Mısır’da, Suriye’de, Irak’ta, Lübnan’da, Yemen’de, Bangladeş’te, Afganistan’da, Pakistan’da aynı coğrafyanın insanları arasına kin ve nefret tohumları ekilmektedir. Bazen mezhep farklılıkları, bazen etnik farklılıklar kaşınarak bazen de işbirlikçi iktidarların hukuk dışı uygulamaları ile bu coğrafyada kaos ortamları oluşturulmaktadır. Bütün bu süreç hem İslam ülkelerinin her birinde toplumu bir arada tutan bağları koparmaya hem de İslam ülkelerinin ortak bir anlayış etrafında bir araya gelmelerini sabote etmeye yöneliktir.
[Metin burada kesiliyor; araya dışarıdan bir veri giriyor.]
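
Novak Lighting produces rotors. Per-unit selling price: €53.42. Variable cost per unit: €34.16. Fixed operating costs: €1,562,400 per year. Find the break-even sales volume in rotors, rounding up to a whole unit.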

Mısır’da yaşanılan sürecin daha da kötüye gitmemesi için bu idam kararlarlarının mutlaka durdurulması gerekir. Ülkemizdeki tepkiler uluslararası platformlara taşınmalıdır. İnsan hak ve özgürlükleri noktasında duyarlılık sahibi uluslararası tüm kuruluşlar bu idam kararlarına karşı en sert tepkiyi göstermelidirler. Uluslararası toplum Mısır’a baskı yapmalıdır. İslam ülkeleri bu kararla ilgili net bir diplomasi izlemelidirler. Göstermelik açıklamalarla ve cılız tepkilerle bir netice alınamayacağı açıktır.
Anadolu Gençlik Derneği olarak biz yeryüzünde ezilen, sömürülen, yoksul ve yoksun bırakılan ve insanlarının oluk oluk kanı akıtılan tüm toplumların bütün bu zulümlere karşı ortak bir irade beyanıyla bir araya gelmesi gerektiğine inanıyoruz. Hakkı üstün tutan bir anlayışla yeni bir dünya kurulmadığı müddetçe bu zulümler engellenemeyecektir. Üç günlük iktidar ve çıkar hesapları ile bu ideali terk etmenin vebalini kimse ödeyemez.
Hepimizin üzerine düşen zalimlerin karşısında ve mazlumların yanında yer alışımızda sahici olmaktır” dedi.